Andy Slaughter MP for Hammersmith and Shadow Minister for Housing and London
Cllr Stephen Cowan – leader of Hammersmith & Fulham Council
Alison Mohammed – director of services at Shelter

Andy Slaughter said: “Almost all the indicators are showing a real growth in homelessness. Homelessness if not just street homelessness but it is about hidden homelessness.

“It’s about people who are living in entirely unsuitable conditions. Homelessness is on the increase but it’s on the agenda again thanks in part to the film’s anniversary and the newly published Homeless Reduction Bill.

“You can pass laws, you can give local authorities new duties but if you’re not actually resolving the supply crisis, then you are really putting on a sticking plaster.”

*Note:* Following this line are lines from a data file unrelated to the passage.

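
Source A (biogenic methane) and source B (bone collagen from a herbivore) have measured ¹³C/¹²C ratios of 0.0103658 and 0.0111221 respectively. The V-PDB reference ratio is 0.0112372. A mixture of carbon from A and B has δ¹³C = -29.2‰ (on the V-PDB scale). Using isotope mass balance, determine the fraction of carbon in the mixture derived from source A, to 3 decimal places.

0.282

δ_A = (0.0103658/0.0112372 − 1)×1000 = (0.922454 − 1)×1000 = -77.546‰
δ_B = (0.0111221/0.0112372 − 1)×1000 = (0.989757 − 1)×1000 = -10.243‰
f_A = (δ_mix − δ_B)/(δ_A − δ_B) = (-29.2 − (-10.243))/(-77.546 − (-10.243))
f_A = -18.957 / -67.303 = 0.2817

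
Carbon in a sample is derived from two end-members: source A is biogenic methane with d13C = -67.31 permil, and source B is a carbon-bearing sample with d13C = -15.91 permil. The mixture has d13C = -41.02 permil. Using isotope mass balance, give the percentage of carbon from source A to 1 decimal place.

48.9%

δ_mix = f_A·δ_A + (1 − f_A)·δ_B  ⇒  f_A = (δ_mix − δ_B)/(δ_A − δ_B)
f_A = (-41.02 − (-15.91)) / (-67.31 − (-15.91))
f_A = -25.11 / -51.40 = 0.4885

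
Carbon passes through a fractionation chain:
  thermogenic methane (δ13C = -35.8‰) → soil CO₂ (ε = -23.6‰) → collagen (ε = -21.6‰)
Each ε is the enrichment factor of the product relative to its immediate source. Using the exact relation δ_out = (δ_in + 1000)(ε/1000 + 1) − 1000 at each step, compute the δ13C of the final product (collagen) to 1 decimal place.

step 1: δ = (-35.80 + 1000)·(-23.6/1000 + 1) − 1000 = -58.56‰
step 2: δ = (-58.56 + 1000)·(-21.6/1000 + 1) − 1000 = -78.89‰

-78.9‰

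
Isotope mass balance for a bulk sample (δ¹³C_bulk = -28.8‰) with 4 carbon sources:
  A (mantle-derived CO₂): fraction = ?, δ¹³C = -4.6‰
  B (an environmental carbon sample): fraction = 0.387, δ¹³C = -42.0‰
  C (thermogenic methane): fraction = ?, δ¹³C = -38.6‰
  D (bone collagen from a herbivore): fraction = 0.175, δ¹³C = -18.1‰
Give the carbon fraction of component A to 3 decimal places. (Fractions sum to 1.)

Let f_A and f_C be the unknown fractions; fractions sum to 1 so f_A + f_C = 0.438.
Mass balance: Σ fᵢ·δᵢ = δ_bulk ⇒ f_A·(-4.6) + f_C·(-38.6) = -28.8 − (-19.422) = -9.378
Substitute f_C = 0.438 − f_A:
f_A·(-4.6 − -38.6) = -9.378 − 0.438×(-38.6) = 7.528
f_A = 7.528 / 34.0 = 0.2214

0.221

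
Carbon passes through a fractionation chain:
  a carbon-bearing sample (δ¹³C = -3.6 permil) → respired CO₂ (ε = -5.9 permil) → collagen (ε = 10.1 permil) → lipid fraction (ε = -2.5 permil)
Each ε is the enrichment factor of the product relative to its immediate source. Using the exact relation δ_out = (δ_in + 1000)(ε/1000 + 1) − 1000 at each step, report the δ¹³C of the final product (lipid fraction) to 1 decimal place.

step 1: δ = (-3.60 + 1000)·(-5.9/1000 + 1) − 1000 = -9.48 permil
step 2: δ = (-9.48 + 1000)·(10.1/1000 + 1) − 1000 = 0.53 permil
step 3: δ = (0.53 + 1000)·(-2.5/1000 + 1) − 1000 = -1.98 permil

-2.0 permil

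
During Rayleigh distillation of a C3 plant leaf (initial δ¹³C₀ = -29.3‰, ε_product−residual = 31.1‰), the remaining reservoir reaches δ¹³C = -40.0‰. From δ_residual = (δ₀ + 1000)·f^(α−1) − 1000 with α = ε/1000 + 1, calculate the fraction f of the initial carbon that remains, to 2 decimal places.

0.70

α − 1 = ε/1000 = 0.0311
(δ_res + 1000)/(δ₀ + 1000) = (-40.0 + 1000)/(-29.3 + 1000) = 960.0/970.7 = 0.988977
f = 0.988977^(1/0.0311) = exp(ln(0.988977)/0.0311) = exp(-0.01108/0.0311)
f = exp(-0.3564) = 0.7002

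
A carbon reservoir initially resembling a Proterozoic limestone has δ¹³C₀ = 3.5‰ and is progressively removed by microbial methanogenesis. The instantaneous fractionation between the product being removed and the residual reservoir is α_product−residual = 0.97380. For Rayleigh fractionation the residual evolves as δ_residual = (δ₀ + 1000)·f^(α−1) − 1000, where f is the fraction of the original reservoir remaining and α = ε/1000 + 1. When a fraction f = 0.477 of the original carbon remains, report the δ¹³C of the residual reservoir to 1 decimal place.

Rayleigh residual: δ_res = (δ₀ + 1000)·f^(α−1) − 1000
α − 1 = -0.02620
f^(α−1) = 0.477^(-0.02620) = 1.019584
δ_res = (3.5 + 1000) × 1.019584 − 1000 = 1023.152 − 1000 = 23.15‰

23.2‰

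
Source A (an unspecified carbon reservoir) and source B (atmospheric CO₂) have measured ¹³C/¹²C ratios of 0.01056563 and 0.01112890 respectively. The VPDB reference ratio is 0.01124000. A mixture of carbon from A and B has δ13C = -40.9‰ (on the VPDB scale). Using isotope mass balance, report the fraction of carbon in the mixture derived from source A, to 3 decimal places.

δ_A = (0.01056563/0.01124000 − 1)×1000 = (0.940003 − 1)×1000 = -59.997‰
δ_B = (0.01112890/0.01124000 − 1)×1000 = (0.990116 − 1)×1000 = -9.884‰
f_A = (δ_mix − δ_B)/(δ_A − δ_B) = (-40.9 − (-9.884))/(-59.997 − (-9.884))
f_A = -31.016 / -50.113 = 0.6189

0.619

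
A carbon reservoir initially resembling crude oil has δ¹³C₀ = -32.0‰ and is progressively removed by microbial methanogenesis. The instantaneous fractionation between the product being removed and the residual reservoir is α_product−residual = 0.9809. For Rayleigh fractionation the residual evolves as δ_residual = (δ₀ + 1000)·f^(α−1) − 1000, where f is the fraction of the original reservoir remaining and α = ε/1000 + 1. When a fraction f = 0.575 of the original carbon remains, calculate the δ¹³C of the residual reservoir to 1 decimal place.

Rayleigh residual: δ_res = (δ₀ + 1000)·f^(α−1) − 1000
α − 1 = -0.01910
f^(α−1) = 0.575^(-0.01910) = 1.010626
δ_res = (-32.0 + 1000) × 1.010626 − 1000 = 978.286 − 1000 = -21.71‰

-21.7‰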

Alison Mohammed said: “Things have changed a great deal from 1966 but the human story remains the same. The slums have been cleared, we now have a legal safety net…but the shortage of social housing and insecurity in the private rented sector and unregulated private rents and inadequate benefits for social and private tenants mean the situation is still pretty bad.”

Cllr Steve Cowan talked of the need for genuinely affordable housing and paid tribute to the founders of the SBHG and said that homelessness was intolerable in 2016.

He said: “Everything we have inherited, we inherited because someone went out and fought for it. They built what they thought would be a better world.”